Ancaman

9 5 0
                                    

Beberapa hari setelah pertemuan dengan Albus, Firmi tanpa sengaja bertemu dengan Bu Anna saat wanita itu masuk ke ruangan Osis. Selama ini Firmi selalu bersembunyi setiap kali dia muncul, tetapi karena kemunculannya kali ini tidak terduga Firmi tidak sempat untuk masuk ke lemari sehingga keduanya pun bertatap muka untuk pertama kalinya sejak Firmi absen dari sekolah.

“Firmi? Masih hidup rupanya kamu.”

“Anda terdengar sangat kecewa.”

“Penilaianmu pada saya benar-benar rendah ya? Tentu saja saya cemas. Kalau kamu ditemukan tewas entah di mana itu akan memperburuk citra sekolah ini.”

Firmi hanya menggaruk-garuk lehernya yang gatal. Dia memilih mengabaikan basa-basi dan langsung membahas topik utama.

“Anda punya perlu di sini?”

“Tidak ada yang khusus, hanya mengecek perkembangan kalian. Kamu tahu sudah berapa sumbangan yang terkumpul?”

“Ya, aku tahu. Tapi Anda benar-benar bergerak sendiri. Sudah merasa hebat rupanya.”

“Haduhh, Firmi. Bahkan jika tangan dan kaki putus kita harus tetap berjalan.” Bu Anna tersenyum tipis dan duduk di kursi depan Firmi. “Apa kau merasa terkhianati?”

“Tidak juga. Sejak awal saya memang tidak percaya Anda.”

“Tepat sekali. Hubungan kita adalah saling menguntungkan, tapi bila semua bisa saya lakukan sendiri maka sudah tak ada ruang untukmu.”

“Okay. Silahkan nikmati saja uang Anda.”

Firmi kembali membaca novel yang sedari tadi ada di tangannya, tapi Bu Anna tampaknya tak membiarkannya lewat begitu saja.
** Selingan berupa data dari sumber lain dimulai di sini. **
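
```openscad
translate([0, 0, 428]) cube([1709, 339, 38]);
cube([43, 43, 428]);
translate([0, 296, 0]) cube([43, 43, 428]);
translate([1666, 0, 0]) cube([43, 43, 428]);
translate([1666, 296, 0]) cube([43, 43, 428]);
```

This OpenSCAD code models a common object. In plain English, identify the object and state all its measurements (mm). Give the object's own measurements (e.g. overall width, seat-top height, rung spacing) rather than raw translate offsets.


A long wooden bench with a 1709 mm (x) × 339 mm (y) seat, 38 mm thick, its top surface 466 mm above the floor. Four 43 mm square legs at the seat corners, flush with the edges, run from z = 0 to the seat underside.


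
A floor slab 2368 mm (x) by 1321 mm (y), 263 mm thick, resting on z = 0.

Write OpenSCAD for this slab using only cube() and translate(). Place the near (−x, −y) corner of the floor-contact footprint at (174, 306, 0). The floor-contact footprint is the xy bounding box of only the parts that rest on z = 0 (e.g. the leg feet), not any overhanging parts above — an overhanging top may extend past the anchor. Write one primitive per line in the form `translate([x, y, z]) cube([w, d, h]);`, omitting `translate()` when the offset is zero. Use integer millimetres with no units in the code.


translate([174, 306, 0]) cube([2368, 1321, 263]);


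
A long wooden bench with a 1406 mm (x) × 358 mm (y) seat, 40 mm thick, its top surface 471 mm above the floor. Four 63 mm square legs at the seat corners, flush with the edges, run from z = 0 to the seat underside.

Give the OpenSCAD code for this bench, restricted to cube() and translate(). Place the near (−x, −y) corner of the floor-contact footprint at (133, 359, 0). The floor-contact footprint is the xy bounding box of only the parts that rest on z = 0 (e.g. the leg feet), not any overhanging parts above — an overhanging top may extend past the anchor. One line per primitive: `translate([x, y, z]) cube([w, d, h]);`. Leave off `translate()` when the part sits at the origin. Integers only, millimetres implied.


translate([133, 359, 431]) cube([1406, 358, 40]);
translate([133, 359, 0]) cube([63, 63, 431]);
translate([133, 654, 0]) cube([63, 63, 431]);
translate([1476, 359, 0]) cube([63, 63, 431]);
translate([1476, 654, 0]) cube([63, 63, 431]);


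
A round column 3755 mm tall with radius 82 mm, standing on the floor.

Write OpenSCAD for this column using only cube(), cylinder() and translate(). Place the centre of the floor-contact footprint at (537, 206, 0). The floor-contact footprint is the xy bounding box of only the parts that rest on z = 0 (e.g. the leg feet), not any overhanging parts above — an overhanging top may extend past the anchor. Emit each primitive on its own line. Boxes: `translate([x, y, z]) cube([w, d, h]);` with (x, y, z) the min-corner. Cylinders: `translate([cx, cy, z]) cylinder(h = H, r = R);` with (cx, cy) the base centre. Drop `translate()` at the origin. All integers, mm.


translate([537, 206, 0]) cylinder(h = 3755, r = 82);


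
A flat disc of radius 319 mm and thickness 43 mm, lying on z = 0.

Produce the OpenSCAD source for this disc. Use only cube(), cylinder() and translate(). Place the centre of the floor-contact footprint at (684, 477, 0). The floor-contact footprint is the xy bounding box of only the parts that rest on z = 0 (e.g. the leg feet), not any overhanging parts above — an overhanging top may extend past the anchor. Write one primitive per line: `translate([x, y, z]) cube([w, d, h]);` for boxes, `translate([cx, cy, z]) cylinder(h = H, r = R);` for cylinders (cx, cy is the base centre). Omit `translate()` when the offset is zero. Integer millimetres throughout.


translate([684, 477, 0]) cylinder(h = 43, r = 319);


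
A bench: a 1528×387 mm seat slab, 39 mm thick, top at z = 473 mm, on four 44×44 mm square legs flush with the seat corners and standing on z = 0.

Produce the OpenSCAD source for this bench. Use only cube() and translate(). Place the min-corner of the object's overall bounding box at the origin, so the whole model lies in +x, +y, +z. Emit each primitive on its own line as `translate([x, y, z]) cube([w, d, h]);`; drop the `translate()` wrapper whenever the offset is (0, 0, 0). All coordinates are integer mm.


translate([0, 0, 434]) cube([1528, 387, 39]);
cube([44, 44, 434]);
translate([0, 343, 0]) cube([44, 44, 434]);
translate([1484, 0, 0]) cube([44, 44, 434]);
translate([1484, 343, 0]) cube([44, 44, 434]);


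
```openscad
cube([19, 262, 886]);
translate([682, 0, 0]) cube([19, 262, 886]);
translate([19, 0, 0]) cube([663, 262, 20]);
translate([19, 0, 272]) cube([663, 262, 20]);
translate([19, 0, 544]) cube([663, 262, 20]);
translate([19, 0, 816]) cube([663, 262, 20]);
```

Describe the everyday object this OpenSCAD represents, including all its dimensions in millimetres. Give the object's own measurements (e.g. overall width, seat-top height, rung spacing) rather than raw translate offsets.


An open bookshelf. Two side panels, each 19 mm thick, 262 mm deep and 886 mm tall, stand 701 mm apart (outside-to-outside). Between them sit 4 shelves, each 20 mm thick and 262 mm deep, spanning the full gap between the sides. The bottom shelf rests on the floor (its underside at z = 0) and the clear gap between one shelf's top and the next shelf's underside is 252 mm.


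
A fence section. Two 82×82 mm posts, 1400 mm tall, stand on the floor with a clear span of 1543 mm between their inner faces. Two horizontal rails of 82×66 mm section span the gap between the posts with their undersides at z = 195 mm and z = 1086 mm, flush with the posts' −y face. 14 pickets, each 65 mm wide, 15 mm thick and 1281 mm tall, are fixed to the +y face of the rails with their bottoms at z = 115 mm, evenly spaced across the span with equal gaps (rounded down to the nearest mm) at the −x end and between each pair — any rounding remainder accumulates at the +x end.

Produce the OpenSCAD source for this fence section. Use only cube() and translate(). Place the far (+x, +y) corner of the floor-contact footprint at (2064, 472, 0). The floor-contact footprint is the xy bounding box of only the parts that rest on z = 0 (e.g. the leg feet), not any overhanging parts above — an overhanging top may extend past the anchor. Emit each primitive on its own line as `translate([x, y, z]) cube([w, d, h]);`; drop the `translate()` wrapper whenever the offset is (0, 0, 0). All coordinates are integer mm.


translate([357, 390, 0]) cube([82, 82, 1400]);
translate([1982, 390, 0]) cube([82, 82, 1400]);
translate([439, 390, 195]) cube([1543, 82, 66]);
translate([439, 390, 1086]) cube([1543, 82, 66]);
translate([481, 472, 115]) cube([65, 15, 1281]);
translate([588, 472, 115]) cube([65, 15, 1281]);
translate([695, 472, 115]) cube([65, 15, 1281]);
translate([802, 472, 115]) cube([65, 15, 1281]);
translate([909, 472, 115]) cube([65, 15, 1281]);
translate([1016, 472, 115]) cube([65, 15, 1281]);
translate([1123, 472, 115]) cube([65, 15, 1281]);
translate([1230, 472, 115]) cube([65, 15, 1281]);
translate([1337, 472, 115]) cube([65, 15, 1281]);
translate([1444, 472, 115]) cube([65, 15, 1281]);
translate([1551, 472, 115]) cube([65, 15, 1281]);
translate([1658, 472, 115]) cube([65, 15, 1281]);
translate([1765, 472, 115]) cube([65, 15, 1281]);
translate([1872, 472, 115]) cube([65, 15, 1281]);


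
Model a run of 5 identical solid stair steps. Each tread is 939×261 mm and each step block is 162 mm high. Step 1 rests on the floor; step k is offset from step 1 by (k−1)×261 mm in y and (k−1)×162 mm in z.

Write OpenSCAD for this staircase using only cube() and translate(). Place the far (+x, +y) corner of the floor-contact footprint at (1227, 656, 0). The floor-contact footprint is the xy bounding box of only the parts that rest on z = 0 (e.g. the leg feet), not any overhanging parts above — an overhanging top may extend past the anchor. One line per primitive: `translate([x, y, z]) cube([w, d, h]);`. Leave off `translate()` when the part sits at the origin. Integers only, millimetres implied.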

“Kamu sudah lama tidak masuk sekolah. Ibu barumu, Bu Mina, benar-benar khawatir dan menelpon setiap hari. Kau tidak seharusnya membuat wanita sebaik dia merasa cemas.”

“Kurasa itu bukan urusan Anda.”

“Ya, kau benar. Semoga dia selalu baik-baik saja tanpa kau dalam hidupnya.”

Bu Anna mengeluarkan senyuman intimidasi dengan tatapan penuh arti sebelum meninggalkan ruangan. Mata Firmi mengikuti Bu Anna hingga sosoknya menghilang di balik pintu, bahkan setelah sosok itu menghilang, Firmi tetap menatap area kosong yang sama.

“Hei, kau melamun apa?”

Belakangan Firmi merasa dia telah kehilangan sense of time karena beberapa kali sudah waktu seolah terlewat dalam sekejap mata. Bel istirahat berbunyi tanpa dia sadari dan kini Arlene sudah duduk di kursi yang sama dengan yang tadi diduduki Bu Anna.

“Aku hanya berpikir… ada banyak sekali orang yang hidup di atas penderitaan orang lain.”

“Kau nggak bisa melamun yang lebih normal ya? Melamunkan masa depan bahagia contohnya.”

“Tak akan ada yang namanya kebahagiaan di negara ini selama kapitalis masih dibiarkan lepas tak terkontrol. Apa kau tahu kalau pegawai Amazon dipekerjakan sangat keras padahal pemiliknya adalah salah satu orang terkaya di dunia?”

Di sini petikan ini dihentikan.